Мужчины глупы во всем, что касается женских чувств, но дракон не показался мне глупым. И его слова о ненависти к трусости и подобострастию лишь подтвердили мою догадку.
В монастыре, я позволила себе дерзость. Хотя – какую дерзость? Всего-то прошептала что-то из-за спины матери-настоятельницы. Но для него и это оказалось вызовом, началом новой охоты. Ведь охота горячит ему кровь, он сам так говорил. И еще он сказал, что я развлекла его. И пока буду развлекать – останусь жива.
Сейчас я уже не верила, что он убьет меня. Скорее всего, там, в лесу – это была странная шутка, одна из многих его странных шуток.
Но в каждой шутке – только доля шутки. Пока я развлекаю его, мне едва ли что-то угрожает.
Только охотник теряет интерес к дичи, когда дичь поймана. И я не сомневалась, что так произойдет и со мной – так же, как произошло с остальными. Когда меня поймают, я перестану развлекать. И как тогда сложится моя судьба – не известно. Съедят? Выбросят, как ненужную вещь? Отправят в кухню мыть сковородки или поселят в Южной башне и заставят сидеть на пирах рядом с Ингундой и остальными конкубинами?
– Как странно вы говорите, милорд, – сказала я. – Вы ясно дали понять мне и своим людям, что я принадлежу вам. Вы купили меня, посчитав вещью, а теперь решили спросить у вещи – нравится ли ей хозяин?
– Змеиный язычок, – пробормотал он, но не казался недовольным.
– Вы уже второй раз говорите об этом, – теперь я знала, что на верном пути и немного приободрилась. – И уже второй раз повторяю вам: я всего лишь человек. Обыкновенная, слабая женщина. Не змея, но не вещь. Вы можете силой забрать меня из монастыря, силой привезти к себе домой, даже убить, если это покажется вам забавным.

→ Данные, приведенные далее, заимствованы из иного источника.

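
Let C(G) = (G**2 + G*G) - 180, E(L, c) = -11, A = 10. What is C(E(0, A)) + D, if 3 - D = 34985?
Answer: -34920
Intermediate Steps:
D = -34982 (D = 3 - 1*34985 = 3 - 34985 = -34982)
C(G) = -180 + 2*G**2 (C(G) = (G**2 + G**2) - 180 = 2*G**2 - 180 = -180 + 2*G**2)
C(E(0, A)) + D = (-180 + 2*(-11)**2) - 34982 = (-180 + 2*121) - 34982 = (-180 + 242) - 34982 = 62 - 34982 = -34920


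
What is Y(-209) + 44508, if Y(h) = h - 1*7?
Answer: 44292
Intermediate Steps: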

Только моего отношения к вам это не изменит.
– Я помню, что ты говорила обо мне, не повторяй, – дракон чуть заметно поморщился.

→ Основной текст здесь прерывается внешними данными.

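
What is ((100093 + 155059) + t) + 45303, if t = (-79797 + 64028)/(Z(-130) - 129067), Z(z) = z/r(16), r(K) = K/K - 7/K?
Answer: 349634517686/1163683 ≈ 3.0046e+5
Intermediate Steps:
r(K) = 1 - 7/K
Z(z) = 16*z/9 (Z(z) = z/(((-7 + 16)/16)) = z/(((1/16)*9)) = z/(9/16) = z*(16/9) = 16*z/9)
t = 141921/1163683 (t = (-79797 + 64028)/((16/9)*(-130) - 129067) = -15769/(-2080/9 - 129067) = -15769/(-1163683/9) = -15769*(-9/1163683) = 141921/1163683 ≈ 0.12196)
((100093 + 155059) + t) + 45303 = ((100093 + 155059) + 141921/1163683) + 45303 = (255152 + 141921/1163683) + 45303 = 296916186737/1163683 + 45303 = 349634517686/1163683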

– Тогда и не спрашивайте, будет ли Виенн принадлежать вам! – я вскочила с постели прежде, чем дракон успел поймать меня. – Потому что ответ вам известен, – мне даже не пришлось прилагать усилия, чтобы изобразить праведный гнев – меня и так переполняла ярость.
– Ты уверена? – спросил дракон очень спокойно, медленно сжимая пальцами воздух как раз в том месте, где я сидела всего секунду назад.

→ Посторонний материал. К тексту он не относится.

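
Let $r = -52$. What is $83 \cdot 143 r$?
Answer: $-617188$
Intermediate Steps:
$83 \cdot 143 r = 83 \cdot 143 \left(-52\right) = 11869 \left(-52\right) = -617188$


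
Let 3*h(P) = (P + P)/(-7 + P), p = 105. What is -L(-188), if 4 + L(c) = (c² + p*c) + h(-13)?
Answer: -468013/30 ≈ -15600.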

Дилан всхрапнул, и мы одновременно посмотрели на него, но он крепко спал. И все же я понизила голос, когда заговорила снова:
– Не убеждайте меня, что вы еще и глупец.
– Глупец?
– Если не можете понять очевидного.
– Вот как, – сказал он раздумчиво и откинулся на подушки, рассматривая меня из-под ресниц.
– Спокойной ночи, милорд, – сказала я, пятясь к двери. – Желаю вам и вашему брату добрых снов.
– Какая любезная, – протянул он и, кажется, коротко зевнул.
Облегченно вздохнув, я уже нащупала дверную ручку, когда дракон вдруг сорвался с постели и бросился на меня. Его движение невозможно было уловить человеческим глазом – я заметила только мелькнувшую черную тень, а в следующее мгновение оказалась прижатой к двери спиной. Он держал меня за плечи, и совсем рядом было его лицо – темное, со зло блестящими глазами.
– А я не давал тебе разрешения уходить, – сказал он с присвистом.
Теперь в нем явно проскальзывало нечто чужое, отличное от человеческой природы. Он не изменил облика, но мне показалось, что меня опутывают цепями или… змеиными холодными кольцами.
– Опомнитесь, милорд, – пролепетала я, разом растратив всю свою браваду. – Вы пьяны…
– Как сразу заговорила! Может, сначала докажешь, что у тебя на самом деле человеческий язычок? – он наклонился, и губы его оказались в опасной близости от моих губ. – Или все-таки, раздвоенный? Как у змейки? Ну же, Виенн, покажи мне, что ты обыкновенная женщина…
– Милорд, милорд… не делайте этого… – я затрепыхалась в его руках, а потом, не имея возможности освободиться, зажмурила глаза, как будто это могло меня спасти.
И в это время раздался тоскливый вопль – громкий, протяжный. Особенно громкий в тишине спящего замка. Я открыла глаза, испуганно глядя на дракона, и он тоже замер, прислушиваясь, но крик резко оборвался.
Мое сердце успело стукнуть пять раз, когда где-то внизу хлопнули двери и послышались взволнованные голоса.
– Что это?! – Дилан вскочил с кровати, но сразу же сел, со стоном потирая голову. – Что за дьявольщина посреди ночи?!
Гидеон отодвинул меня от двери и позвал брата:
– Пошли, проверим. А ты, – он мельком взглянул на меня, – жди здесь. Запрись изнутри.
Они вышли, причем Дилан приволакивал ноги – похоже, вино подействовало на него сильнее, чем на брата, или выпил он больше.